The update is a further troubling sign for employees in the global telecom industry: According to data compiled by Light Reading, the world's 20 largest operators with headquarters in Western Europe and North America cut around 107,000 jobs in 2016 and 2017, a figure that equals about 6% of total jobs at those companies before the period in question. (See Big Telcos Have Slashed 107K Jobs Since 2015.)
While many of those companies have yet to publish employee data for 2018, the trend shows little sign of abating. US telco giant AT&T Inc. (NYSE: T) appears to have cut about 10,720 roles in the first nine months of 2018, for instance, while Verizon Communications Inc. (NYSE: VZ) slashed 3,100 jobs over the same period. (See AT&T, Time Warner Shed 11K Workers in First 9 Months of 2018.)
Vodafone Group cut around 5,400 jobs in its 2017 fiscal year, leaving it with 106,000 across the entire organization, although the divestment of its Dutch business lowered headcount by 3,000 workers. (See Vodafone Rewards Top Brass as Thousands of Staff Are Axed.)
As Vodafone Spain indicates, operators have been cutting jobs to bolster profit margins while sales growth remains elusive. A spate of new technologies is now helping them to automate some tasks and making it easier to lay off staff.
Those technologies include digital voice assistants called "chatbots." Powered by artificial intelligence, these can today handle many of the queries that a customer would previously have raised with a customer service assistant.
Vodafone's UK business has developed a chatbot called TOBi that is now being introduced into other markets. The UK business witnessed a sharp fall in staff numbers in the 2017 fiscal year, losing 859 of its 13,238 employees. (See Agents Down: Vodafone's Chatbot & the Jobs Threat.)
Automation now threatens to claim jobs in other parts of the business, too. On the networks side, clever software tools can increasingly handle the tasks usually assigned to engineers.
Forthcoming 5G networks will increasingly be able to redirect traffic in congested areas, and tackle other technical problems, without the need for human intervention, according to network equipment vendors and software companies that serve the telecom industry. (See Apstra Bags Bloomberg in Its First Campus Deal.)
Several big operators have now warned of forthcoming job cuts, including US telco giant AT&T and UK phone incumbent BT Group plc (NYSE: BT; London: BTA). Belgium's Proximus today said it would cut 1,900 employees as it takes advantage of new digital technologies, although it also plans to recruit 1,250 new digital workers. (See BT looks more bloated than ever, AT&T's 5G Exec Outlines a New Round of Layoffs – Report and Eurobites: Proximus slims down for its svelte digital future.)

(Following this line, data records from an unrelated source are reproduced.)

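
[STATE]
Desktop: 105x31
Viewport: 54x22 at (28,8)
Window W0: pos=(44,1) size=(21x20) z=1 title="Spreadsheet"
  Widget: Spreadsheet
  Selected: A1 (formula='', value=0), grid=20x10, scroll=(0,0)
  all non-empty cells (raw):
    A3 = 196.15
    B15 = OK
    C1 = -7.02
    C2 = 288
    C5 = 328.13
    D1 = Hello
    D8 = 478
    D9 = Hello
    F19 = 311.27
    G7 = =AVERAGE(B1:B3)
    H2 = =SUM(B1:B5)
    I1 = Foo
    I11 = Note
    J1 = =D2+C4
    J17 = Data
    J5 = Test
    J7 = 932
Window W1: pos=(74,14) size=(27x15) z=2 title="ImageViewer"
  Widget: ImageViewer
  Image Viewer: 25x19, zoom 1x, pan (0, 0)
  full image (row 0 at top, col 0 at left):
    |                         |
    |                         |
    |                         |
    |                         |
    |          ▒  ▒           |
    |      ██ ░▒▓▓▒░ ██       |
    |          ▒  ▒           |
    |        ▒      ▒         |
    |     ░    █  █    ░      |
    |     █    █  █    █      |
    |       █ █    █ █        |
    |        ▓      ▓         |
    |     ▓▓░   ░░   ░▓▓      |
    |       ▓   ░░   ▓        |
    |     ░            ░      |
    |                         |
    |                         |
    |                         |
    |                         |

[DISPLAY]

                ┃  2        0       ┃                 
                ┃  3   196.15       ┃                 
                ┃  4        0       ┃                 
                ┃  5        0       ┃                 
                ┃  6        0       ┃                 
                ┃  7        0       ┃                 
                ┃  8        0       ┃         ┏━━━━━━━
                ┃  9        0       ┃         ┃ ImageV
                ┃ 10        0       ┃         ┠───────
                ┃ 11        0       ┃         ┃       
                ┃ 12        0       ┃         ┃       
                ┃ 13        0       ┃         ┃       
                ┗━━━━━━━━━━━━━━━━━━━┛         ┃       
                                              ┃       
                                              ┃      █
                                              ┃       
                                              ┃       
                                              ┃     ░ 
                                              ┃     █ 
                                              ┃       
                                              ┗━━━━━━━
                                                      


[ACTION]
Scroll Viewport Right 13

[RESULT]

   ┃  2        0       ┃                              
   ┃  3   196.15       ┃                              
   ┃  4        0       ┃                              
   ┃  5        0       ┃                              
   ┃  6        0       ┃                              
   ┃  7        0       ┃                              
   ┃  8        0       ┃         ┏━━━━━━━━━━━━━━━━━━━━
   ┃  9        0       ┃         ┃ ImageViewer        
   ┃ 10        0       ┃         ┠────────────────────
   ┃ 11        0       ┃         ┃                    
   ┃ 12        0       ┃         ┃                    
   ┃ 13        0       ┃         ┃                    
   ┗━━━━━━━━━━━━━━━━━━━┛         ┃                    
                                 ┃          ▒  ▒      
                                 ┃      ██ ░▒▓▓▒░ ██  
                                 ┃          ▒  ▒      
                                 ┃        ▒      ▒    
                                 ┃     ░    █  █    ░ 
                                 ┃     █    █  █    █ 
                                 ┃       █ █    █ █   
                                 ┗━━━━━━━━━━━━━━━━━━━━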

The job cuts are not limited to operators, however. Swedish equipment vendor Ericsson AB (Nasdaq: ERIC) has cut about 17,000 jobs since the start of 2017, leaving it with about 94,500 at the end of September, while thousands of jobs are under threat at Finnish rival Nokia Corp. (NYSE: NOK), which recently announced plans to cut €700 million in annual costs over the next two years. (See Ericsson Will Take $860M Hit to Prop Up Digital Services and Nokia Warns of Job Cuts in €700M Shake-Up.)
Both vendors have recently suffered a slump in telco spending on network gear and faced mounting competition from Chinese rivals Huawei Technologies Co. Ltd. and ZTE Corp. (Shenzhen: 000063; Hong Kong: 0763).